Octavio Paz (Trad. Antônio Moura)
O surrealismo tem sido a maçã de fogo na árvore da sintaxe.
O surrealismo tem sido a camélia de cinza entre os peitos da adolescente possuída pelo espectro de Orestes.
O surrealismo tem sido o prato de lentilhas que o olhar do filho pródigo transforma em festim fumegante de rei canibal.
O surrealismo tem sido o bálsamo de Ferrabrás que apaga os sinais do pecado original e o umbigo da linguagem.
O surrealismo tem sido a cusparada na hóstia e o cravo de dinamite no confessionário e o abre-te sésamo das caixas de segurança e das grades dos manicômios.
O surrealismo tem sido a chama ébria que guia os passos do sonâmbulo que caminha na ponta dos pés sobre o fio de sombra que traça a folha da guilhotina no pescoço dos justiçados.

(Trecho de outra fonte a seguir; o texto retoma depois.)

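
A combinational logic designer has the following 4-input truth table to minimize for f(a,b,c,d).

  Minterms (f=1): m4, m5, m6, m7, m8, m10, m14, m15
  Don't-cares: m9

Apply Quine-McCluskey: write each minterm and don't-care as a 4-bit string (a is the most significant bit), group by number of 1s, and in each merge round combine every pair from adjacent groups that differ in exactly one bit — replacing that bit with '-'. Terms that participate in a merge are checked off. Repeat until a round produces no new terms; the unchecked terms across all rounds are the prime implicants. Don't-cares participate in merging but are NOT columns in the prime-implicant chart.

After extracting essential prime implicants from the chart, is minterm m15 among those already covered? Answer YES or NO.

YES

[col 0] 0100*, 0101*, 0110*, 0111*, 1000*, 1001*, 1010*, 1110*, 1111*
[col 1] -110*, -111*, 01-0*, 01-1*, 010-*, 011-*, 1-10, 10-0, 100-, 111-*
[col 2] -11-, 01--
Prime implicants: -11-, 01--, 1-10, 10-0, 100-
PI chart (minterm → PIs covering it):
  4 | 01--  (sole → essential)
  5 | 01--  (sole → essential)
  6 | -11-,01--
  7 | -11-,01--
  8 | 10-0,100-
  10 | 1-10,10-0
  14 | -11-,1-10
  15 | -11-  (sole → essential)
Essential prime implicants: -11-, 01--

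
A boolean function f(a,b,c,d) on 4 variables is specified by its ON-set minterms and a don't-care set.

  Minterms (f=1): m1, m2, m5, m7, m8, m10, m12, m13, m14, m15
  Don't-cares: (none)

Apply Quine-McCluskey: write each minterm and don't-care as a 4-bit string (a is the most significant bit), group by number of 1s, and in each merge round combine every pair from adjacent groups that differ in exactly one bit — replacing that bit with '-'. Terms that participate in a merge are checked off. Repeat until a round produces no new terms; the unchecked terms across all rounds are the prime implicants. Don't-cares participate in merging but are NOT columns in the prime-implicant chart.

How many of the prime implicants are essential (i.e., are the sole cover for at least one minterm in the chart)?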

O surrealismo tem sido o prego ardente na fronte do geômetra e o vento forte que à meia-noite levanta o lençol das virgens.
O surrealismo tem sido o pão selvagem que paralisa o ventre da Companhia de Jesus até que a obriga a vomitar todos os seus gatos e seus diabos encarcerados.
O surrealismo tem sido o punhado de sal que dissolve as velhas moedinhas do realismo socialista.
O surrealismo tem sido a coroa de papelão do crítico sem cabeça e a víbora que desliza entre as pernas da mulher do crítico.
O surrealismo tem sido a lepra do ocidente cristão e o açoite de nove cordas que desenha o caminho de saída para outras terras e outras línguas e outras almas sobre o lombo do nacionalismo embrutecido e embrutecedor.
O surrealismo tem sido o discurso da criança soterrada em cada homem e a aspersão de sílabas de leite de leoas sobre os ossos calcinados de Giordano Bruno.
O surrealismo tem sido as botas de sete léguas dos foragidos das prisões da razão dialética e a tocha de Pulgarcito que corta os nós da trepadeira venenosa que cobre os muros das revoluções petrificadas do século XX.
O surrealismo tem sido isto e isto e isto.